Jo Anne Trow
- Jo Anne Trow interview, February 8, 2013
- Jo Anne Trow interview, December 13, 2013 (external link)
- Janet Nishihara, Beth Rietveld and Jo Anne Trow group interview, March 6, 2018
Jo Anne Johnson was born in 1931 in Youngstown, Ohio. She earned a bachelor's degree in Sociology from Denison University in 1953 and a master's in Counseling and Guidance from Indiana University in 1956. From 1959-1963, Johnson worked as Dean of Women at Washington State University, an experience that introduced her to the Pacific Northwest. After completing her doctorate in Student Personnel Administration at Michigan State University, Johnson returned to the west coast in 1965, accepting a position as Dean of Women at Oregon State University. Johnson was the last person to occupy this post within the OSU administration.

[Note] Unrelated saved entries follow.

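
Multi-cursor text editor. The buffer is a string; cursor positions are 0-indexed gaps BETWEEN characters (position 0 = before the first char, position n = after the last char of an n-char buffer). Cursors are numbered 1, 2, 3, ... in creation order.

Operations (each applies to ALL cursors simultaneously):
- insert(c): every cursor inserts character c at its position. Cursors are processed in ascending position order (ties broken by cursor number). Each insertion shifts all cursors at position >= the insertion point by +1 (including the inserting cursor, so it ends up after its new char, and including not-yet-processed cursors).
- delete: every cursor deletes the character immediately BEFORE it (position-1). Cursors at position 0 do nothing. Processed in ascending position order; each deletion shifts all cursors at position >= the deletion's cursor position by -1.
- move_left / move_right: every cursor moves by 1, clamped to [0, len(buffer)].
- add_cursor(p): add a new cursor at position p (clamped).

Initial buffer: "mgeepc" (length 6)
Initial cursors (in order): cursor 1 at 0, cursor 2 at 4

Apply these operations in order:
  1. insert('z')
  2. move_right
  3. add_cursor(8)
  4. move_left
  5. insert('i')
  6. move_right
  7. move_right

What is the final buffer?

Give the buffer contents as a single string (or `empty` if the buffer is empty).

Answer: zimgeezipic

Derivation:
After op 1 (insert('z')): buffer="zmgeezpc" (len 8), cursors c1@1 c2@6, authorship 1....2..
After op 2 (move_right): buffer="zmgeezpc" (len 8), cursors c1@2 c2@7, authorship 1....2..
After op 3 (add_cursor(8)): buffer="zmgeezpc" (len 8), cursors c1@2 c2@7 c3@8, authorship 1....2..
After op 4 (move_left): buffer="zmgeezpc" (len 8), cursors c1@1 c2@6 c3@7, authorship 1....2..
After op 5 (insert('i')): buffer="zimgeezipic" (len 11), cursors c1@2 c2@8 c3@10, authorship 11....22.3.
After op 6 (move_right): buffer="zimgeezipic" (len 11), cursors c1@3 c2@9 c3@11, authorship 11....22.3.
After op 7 (move_right): buffer="zimgeezipic" (len 11), cursors c1@4 c2@10 c3@11, authorship 11....22.3.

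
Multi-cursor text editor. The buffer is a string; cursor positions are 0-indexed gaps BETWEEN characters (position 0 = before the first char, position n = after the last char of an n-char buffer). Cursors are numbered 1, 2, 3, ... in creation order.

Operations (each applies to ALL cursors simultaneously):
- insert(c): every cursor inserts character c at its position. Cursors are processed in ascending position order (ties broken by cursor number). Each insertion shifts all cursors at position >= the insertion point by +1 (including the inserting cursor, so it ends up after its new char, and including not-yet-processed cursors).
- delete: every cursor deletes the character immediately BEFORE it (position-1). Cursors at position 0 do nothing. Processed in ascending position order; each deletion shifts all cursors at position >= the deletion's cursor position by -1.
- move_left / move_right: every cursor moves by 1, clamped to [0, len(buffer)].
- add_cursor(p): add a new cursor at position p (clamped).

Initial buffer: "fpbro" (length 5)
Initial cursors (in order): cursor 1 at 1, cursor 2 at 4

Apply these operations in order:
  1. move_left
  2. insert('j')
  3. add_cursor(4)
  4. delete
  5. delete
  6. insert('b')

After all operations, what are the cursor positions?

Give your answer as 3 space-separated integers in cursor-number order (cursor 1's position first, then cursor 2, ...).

Answer: 3 3 3

Derivation:
After op 1 (move_left): buffer="fpbro" (len 5), cursors c1@0 c2@3, authorship .....
After op 2 (insert('j')): buffer="jfpbjro" (len 7), cursors c1@1 c2@5, authorship 1...2..
After op 3 (add_cursor(4)): buffer="jfpbjro" (len 7), cursors c1@1 c3@4 c2@5, authorship 1...2..
After op 4 (delete): buffer="fpro" (len 4), cursors c1@0 c2@2 c3@2, authorship ....
After op 5 (delete): buffer="ro" (len 2), cursors c1@0 c2@0 c3@0, authorship ..
After op 6 (insert('b')): buffer="bbbro" (len 5), cursors c1@3 c2@3 c3@3, authorship 123..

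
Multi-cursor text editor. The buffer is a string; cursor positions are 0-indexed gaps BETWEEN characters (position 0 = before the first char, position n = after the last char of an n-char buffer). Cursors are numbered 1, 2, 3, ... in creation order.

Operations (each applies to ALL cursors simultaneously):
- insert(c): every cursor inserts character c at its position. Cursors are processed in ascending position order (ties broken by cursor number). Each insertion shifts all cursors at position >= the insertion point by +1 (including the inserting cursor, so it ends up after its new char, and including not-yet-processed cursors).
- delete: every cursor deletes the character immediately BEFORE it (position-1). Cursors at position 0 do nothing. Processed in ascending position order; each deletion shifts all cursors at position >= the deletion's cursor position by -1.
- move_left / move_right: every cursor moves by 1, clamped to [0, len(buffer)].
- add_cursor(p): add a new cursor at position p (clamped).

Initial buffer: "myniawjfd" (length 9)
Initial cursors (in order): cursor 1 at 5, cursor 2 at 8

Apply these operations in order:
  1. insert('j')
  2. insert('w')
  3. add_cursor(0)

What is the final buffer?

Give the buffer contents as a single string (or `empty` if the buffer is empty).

Answer: myniajwwjfjwd

Derivation:
After op 1 (insert('j')): buffer="myniajwjfjd" (len 11), cursors c1@6 c2@10, authorship .....1...2.
After op 2 (insert('w')): buffer="myniajwwjfjwd" (len 13), cursors c1@7 c2@12, authorship .....11...22.
After op 3 (add_cursor(0)): buffer="myniajwwjfjwd" (len 13), cursors c3@0 c1@7 c2@12, authorship .....11...22.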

In 1969 Johnson, as Dean of Women, and Dan Poling, OSU's Dean of Men, were named Associate Deans of Students, at which point their offices assumed responsibility for all of the university's students. (This same year, Jo Anne married Cliff Trow, a professor of history at OSU and a future state senator.) Jo Anne continued in this capacity until being promoted to the position of Vice President for Student Affairs in 1983, at which point she became the first female Vice President in OSU history. She received another promotion in 1993, to Vice Provost for Student Affairs, before retiring in 1995. In addition to her administrative activities, Trow regularly taught courses through OSU's College Student Services graduate program, continuing to do so even as an emeritus.
During her time at OSU, Trow made a deep impact on the status of women at the university: she worked to combat wage and promotion disparities often encountered by women, she was integral to the formation of the OSU Women's Center in 1972 and the Faculty Women's Network in 1986, she assisted with the implementation of Title IX at OSU through her service on the university's Women's Athletic Board, and she helped to loosen the formal social restrictions that had governed female students' lives for most of the university's history. Throughout her career, Trow also was active in a number of professional organizations, including executive appointments with the National Association of Student Personnel Administrators, the National Association of Women Deans and Counselors, and the Association of College Student Personnel Administrators.
Following her retirement from OSU, Trow focused more of her energies toward community service, paying particular attention to the Benton County Historical Society and the OSU Folk Club Thrift Shop. In 1999 she was honored as Corvallis Senior First Citizen. Annually, her impact on OSU is observed by the university through the awarding of the Dr. Jo Anne Trow Woman of Distinction Award.